Gunfire rages around us, each burst echoing off steel beams and concrete walls.

Ivan’s voice cuts through the chaos, low and commanding, his shots controlled, methodical.

Miron’s precision is surgical—every squeeze of the trigger deliberate, every target that rises immediately silenced.

Together they hold the line, their efficiency frightening, terrifyingly calm amid the storm.

Rostya yanks me upright, his grip unyielding. My knees nearly buckle, but his arm locks around me, half dragging, half carrying me across the slick concrete. His jaw is set like stone, clenched with a fury that radiates hotter than the gunfire.

“Move,” he growls, though it feels less like a command to me than a promise to the enemy: I will get her out.

I stumble again, my legs weak, my lungs clawing for air thick with smoke, and the copper tang of blood.

Bodies litter the floor, Bratva and Volkov alike, their blood spreading dark across the cracks.

The stench clings to my throat, choking me, but still Rostya pushes forward, carving a path like a force of nature.

At last, the tide shifts. The Volkov men falter under the counterattack, their line breaking, shouts fracturing into retreat. Boots pound away, weapons discarded in panic. Silence falls in jagged bursts, broken only by the groans of the dying.

We emerge from the shadows into the cold night air beyond the warehouse. The sudden stillness hits harder than the gunfire. My legs tremble, refusing to hold me. My breath rips from my chest in ragged gasps, each one sharp.

My body shakes, my dress stained with blood that isn’t mine.
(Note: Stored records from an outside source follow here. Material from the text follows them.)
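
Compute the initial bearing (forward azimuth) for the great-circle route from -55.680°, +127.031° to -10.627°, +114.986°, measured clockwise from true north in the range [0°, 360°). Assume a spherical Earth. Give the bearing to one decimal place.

Δλ = 114.986 − 127.031 = -12.045°.
θ = atan2( sin Δλ · cos φ₂ , cos φ₁ · sin φ₂ − sin φ₁ · cos φ₂ · cos Δλ )
  = atan2(-0.20510, 0.68989) = -16.557° → normalised to [0°, 360°): 343.443°.

343.4°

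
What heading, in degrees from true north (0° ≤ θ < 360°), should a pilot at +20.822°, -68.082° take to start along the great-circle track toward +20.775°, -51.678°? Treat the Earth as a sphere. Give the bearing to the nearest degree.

Δλ = -51.678 − -68.082 = 16.404°.
θ = atan2( sin Δλ · cos φ₂ , cos φ₁ · sin φ₂ − sin φ₁ · cos φ₂ · cos Δλ )
  = atan2(0.26405, 0.01271) = 87.245° → normalised to [0°, 360°): 87.245°.

87°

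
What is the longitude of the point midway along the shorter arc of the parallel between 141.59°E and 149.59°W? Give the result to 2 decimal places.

176.00°E

Signed shortest Δλ from +141.59° to -149.59° is +68.82°.
Midpoint longitude = +141.59° + (+68.82°)/2 = +141.59° + 34.41° = +176.00°.
(The naïve average (+141.59 + -149.59)/2 = -4.0° is on the wrong side of the globe.)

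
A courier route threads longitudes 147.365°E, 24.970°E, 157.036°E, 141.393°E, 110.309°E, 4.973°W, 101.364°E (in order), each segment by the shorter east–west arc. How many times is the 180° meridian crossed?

0

Leg 1: +147.365° → +24.970°, shortest Δλ = -122.395° (west) — does not cross 180°.
Leg 2: +24.970° → +157.036°, shortest Δλ = 132.066° (east) — does not cross 180°.
Leg 3: +157.036° → +141.393°, shortest Δλ = -15.643° (west) — does not cross 180°.
Leg 4: +141.393° → +110.309°, shortest Δλ = -31.084° (west) — does not cross 180°.
Leg 5: +110.309° → -4.973°, shortest Δλ = -115.282° (west) — does not cross 180°.
Leg 6: -4.973° → +101.364°, shortest Δλ = 106.337° (east) — does not cross 180°.
Total crossings: 0.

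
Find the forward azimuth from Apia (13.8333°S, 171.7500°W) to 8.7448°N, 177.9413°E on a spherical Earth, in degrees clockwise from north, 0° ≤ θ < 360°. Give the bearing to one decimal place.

335.0°

Δλ = 177.9413 − -171.7500 = 349.6913°; wrapped into (−180°, 180°]: -10.3087°.
θ = atan2( sin Δλ · cos φ₂ , cos φ₁ · sin φ₂ − sin φ₁ · cos φ₂ · cos Δλ )
  = atan2(-0.17687, 0.38013) = -24.952° → normalised to [0°, 360°): 335.048°.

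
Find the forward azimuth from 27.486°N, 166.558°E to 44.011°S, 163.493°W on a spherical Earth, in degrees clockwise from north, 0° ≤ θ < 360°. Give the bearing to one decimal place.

Δλ = -163.493 − 166.558 = -330.051°; wrapped into (−180°, 180°]: 29.949°.
θ = atan2( sin Δλ · cos φ₂ , cos φ₁ · sin φ₂ − sin φ₁ · cos φ₂ · cos Δλ )
  = atan2(0.35905, -0.90398) = 158.338° → normalised to [0°, 360°): 158.338°.

158.3°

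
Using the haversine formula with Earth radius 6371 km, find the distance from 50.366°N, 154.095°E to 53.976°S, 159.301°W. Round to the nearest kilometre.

Δλ = -159.301 − 154.095 = -313.396°; wrapped into (−180°, 180°]: 46.604°.
Δφ = -53.976 − 50.366 = -104.342°.
a = sin²(Δφ/2) + cos φ₁ · cos φ₂ · sin²(Δλ/2) = 0.682559.
c = 2·atan2(√a, √(1−a)) = 1.94456 rad → d = 6371·c ≈ 12388.77 km.

12389 km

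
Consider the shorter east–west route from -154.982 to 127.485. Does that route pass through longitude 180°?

Yes

Naïve |127.485 − -154.982| = 282.467° > 180°, so the shorter arc goes the other way round — across 180°.
Signed shortest Δλ = ((127.485 − -154.982 + 180) mod 360) − 180 = -77.533°.
Going west by 77.533° from -154.982° passes through 180° before reaching +127.485°.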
My heart pounds against the iron grip still wrapped around my wrist.

I’m alive, but the way Rostya holds me says there’s more to come.

Silence crushes the warehouse in the wake of chaos.
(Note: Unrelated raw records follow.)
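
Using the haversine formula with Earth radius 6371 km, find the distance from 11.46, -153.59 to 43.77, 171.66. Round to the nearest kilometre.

4896 km

Δλ = 171.66 − -153.59 = 325.25°; wrapped into (−180°, 180°]: -34.75°.
Δφ = 43.77 − 11.46 = 32.31°.
a = sin²(Δφ/2) + cos φ₁ · cos φ₂ · sin²(Δλ/2) = 0.140528.
c = 2·atan2(√a, √(1−a)) = 0.76852 rad → d = 6371·c ≈ 4896.21 km.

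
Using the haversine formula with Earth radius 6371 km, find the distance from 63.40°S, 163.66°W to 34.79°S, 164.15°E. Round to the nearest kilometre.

3867 km

Δλ = 164.15 − -163.66 = 327.81°; wrapped into (−180°, 180°]: -32.19°.
Δφ = -34.79 − -63.40 = 28.61°.
a = sin²(Δφ/2) + cos φ₁ · cos φ₂ · sin²(Δλ/2) = 0.089312.
c = 2·atan2(√a, √(1−a)) = 0.60698 rad → d = 6371·c ≈ 3867.06 km.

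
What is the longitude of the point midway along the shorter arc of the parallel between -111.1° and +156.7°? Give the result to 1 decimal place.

-157.2°

Signed shortest Δλ from -111.1° to +156.7° is -92.2°.
Midpoint longitude = -111.1° + (-92.2°)/2 = -111.1° − 46.1° = -157.2°.
(The naïve average (-111.1 + +156.7)/2 = 22.8° is on the wrong side of the globe.)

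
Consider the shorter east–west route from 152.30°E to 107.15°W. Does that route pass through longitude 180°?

Naïve |-107.15 − 152.30| = 259.45° > 180°, so the shorter arc goes the other way round — across 180°.
Signed shortest Δλ = ((-107.15 − 152.30 + 180) mod 360) − 180 = 100.55°.
Going east by 100.55° from +152.30° passes through 180° before reaching -107.15°.

Yes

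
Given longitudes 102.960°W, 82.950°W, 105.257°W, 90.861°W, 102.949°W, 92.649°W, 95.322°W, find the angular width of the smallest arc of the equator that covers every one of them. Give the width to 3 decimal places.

Sort the longitudes: -105.257°, -102.960°, -102.949°, -95.322°, -92.649°, -90.861°, -82.950°.
Eastward gaps between consecutive values (wrapping around): 2.297°, 0.011°, 7.627°, 2.673°, 1.788°, 7.911°, 337.693°.
Largest gap = 337.693° ⇒ minimal covering band is its complement: 360° − 337.693° = 22.307°.
Band runs from -105.257° eastward to -82.950°.

22.307°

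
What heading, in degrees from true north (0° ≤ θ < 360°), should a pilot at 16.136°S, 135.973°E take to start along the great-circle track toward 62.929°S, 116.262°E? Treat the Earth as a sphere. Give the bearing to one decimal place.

191.8°

Δλ = 116.262 − 135.973 = -19.711°.
θ = atan2( sin Δλ · cos φ₂ , cos φ₁ · sin φ₂ − sin φ₁ · cos φ₂ · cos Δλ )
  = atan2(-0.15349, -0.73630) = -168.224° → normalised to [0°, 360°): 191.776°.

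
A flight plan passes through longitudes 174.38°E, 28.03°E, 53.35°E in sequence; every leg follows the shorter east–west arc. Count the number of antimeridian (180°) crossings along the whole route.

Leg 1: +174.38° → +28.03°, shortest Δλ = -146.35° (west) — does not cross 180°.
Leg 2: +28.03° → +53.35°, shortest Δλ = 25.32° (east) — does not cross 180°.
Total crossings: 0.

0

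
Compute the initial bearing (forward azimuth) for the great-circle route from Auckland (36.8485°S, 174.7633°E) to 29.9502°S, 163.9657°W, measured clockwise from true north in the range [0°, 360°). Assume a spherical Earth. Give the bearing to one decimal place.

74.9°

Δλ = -163.9657 − 174.7633 = -338.7290°; wrapped into (−180°, 180°]: 21.2710°.
θ = atan2( sin Δλ · cos φ₂ , cos φ₁ · sin φ₂ − sin φ₁ · cos φ₂ · cos Δλ )
  = atan2(0.31433, 0.08471) = 74.918° → normalised to [0°, 360°): 74.918°.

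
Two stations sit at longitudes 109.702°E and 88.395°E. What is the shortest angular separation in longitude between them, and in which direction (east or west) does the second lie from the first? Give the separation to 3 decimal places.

Raw difference: 88.395 − 109.702 = -21.307°.
Normalise into (−180°, 180°]: -21.307° stays -21.307°.
Negative ⇒ the second point lies to the west; separation 21.307°.

21.307° west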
Only my own ragged breathing fills my ears, chest heaving, hands shaking so hard I press them flat against my bloody dress to hide it.
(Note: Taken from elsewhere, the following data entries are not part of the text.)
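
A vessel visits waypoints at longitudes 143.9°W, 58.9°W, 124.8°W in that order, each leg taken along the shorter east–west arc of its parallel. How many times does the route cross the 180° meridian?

Leg 1: -143.9° → -58.9°, shortest Δλ = 85.0° (east) — does not cross 180°.
Leg 2: -58.9° → -124.8°, shortest Δλ = -65.9° (west) — does not cross 180°.
Total crossings: 0.

0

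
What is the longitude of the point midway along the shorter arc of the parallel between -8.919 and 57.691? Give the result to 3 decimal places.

Signed shortest Δλ from -8.919° to +57.691° is +66.610°.
Midpoint longitude = -8.919° + (+66.610°)/2 = -8.919° + 33.305° = +24.386°.

+24.386°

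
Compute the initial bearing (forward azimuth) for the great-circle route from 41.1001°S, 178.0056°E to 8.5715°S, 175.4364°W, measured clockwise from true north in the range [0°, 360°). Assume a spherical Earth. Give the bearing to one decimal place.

Δλ = -175.4364 − 178.0056 = -353.4420°; wrapped into (−180°, 180°]: 6.5580°.
θ = atan2( sin Δλ · cos φ₂ , cos φ₁ · sin φ₂ − sin φ₁ · cos φ₂ · cos Δλ )
  = atan2(0.11293, 0.53347) = 11.953° → normalised to [0°, 360°): 11.953°.

12.0°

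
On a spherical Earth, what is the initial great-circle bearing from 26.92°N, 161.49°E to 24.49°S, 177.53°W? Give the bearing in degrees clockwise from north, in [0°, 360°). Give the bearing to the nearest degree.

157°

Δλ = -177.53 − 161.49 = -339.02°; wrapped into (−180°, 180°]: 20.98°.
θ = atan2( sin Δλ · cos φ₂ , cos φ₁ · sin φ₂ − sin φ₁ · cos φ₂ · cos Δλ )
  = atan2(0.32583, -0.75432) = 156.638° → normalised to [0°, 360°): 156.638°.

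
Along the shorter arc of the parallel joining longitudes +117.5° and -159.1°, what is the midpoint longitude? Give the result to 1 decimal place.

+159.2°

Signed shortest Δλ from +117.5° to -159.1° is +83.4°.
Midpoint longitude = +117.5° + (+83.4°)/2 = +117.5° + 41.7° = +159.2°.
(The naïve average (+117.5 + -159.1)/2 = -20.8° is on the wrong side of the globe.)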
My ears throb with the ghost of gunfire, each heartbeat another echo.

My body feels light, unmoored, the world distant and unreal.

Rostya releases me at last, turning with that predatory grace, blue eyes searing across the darkness. His expression is unreadable, a hard, controlled, mouth set in a line that could crack stone.

For a flicker of a second, I see something else buried in his gaze. A raw urgency, a desperate protectiveness, sharp and bright as a cut. He’s just risked himself to keep me alive, and for that split second, he doesn’t look like the monster I’ve imagined. He looks human. Frightened. Mine.

Then he shutters it away. The mask returns, face carved from ice. He looks through me, not at me, his posture commanding again.

Movement draws my eyes to the wreckage. Miron emerges from the gloom, blood spattered across his shirt, dragging a man by the collar. The man is battered, face streaked with sweat and crimson, but his eyes blaze with hate.

Ilya Volkov.

Even on his knees, hands bound behind his back, he radiates fury and defiance. Miron shoves him forward, and the Bratva men close in, guns leveled, forcing Ilya to bow. He snarls something in Russian, voice thick with venom, never once looking away from Rostya.

Rostya stands over him, impossibly tall, a dark figure backlit by the light spilling from the open warehouse door. His authority rolls through the room like thunder. Unquestioned and absolute.

Ivan moves in to guard, silent and grim. The other Bratva soldiers spread out, keeping eyes on the shadows, but their focus is drawn by the spectacle: the Volkov leader brought to heel, the threat subdued, if only for now.

I feel a chill settle over my skin. This was never just a mission to strike at rivals. It was a trap, a test, and bait, all at once.

Rostya wanted more than to send a message. He wanted a prize.

Now, with Ilya in their hands, the air thrums with new danger, the stakes rising beyond anything I’d imagined. Whatever happens next, the war between these men—between these worlds—is about to explode into something far bloodier, and I am no longer just a spectator.

I am standing in the center of it, bloodstained, shaking, and suddenly far more valuable—and vulnerable—than I’d ever meant to be.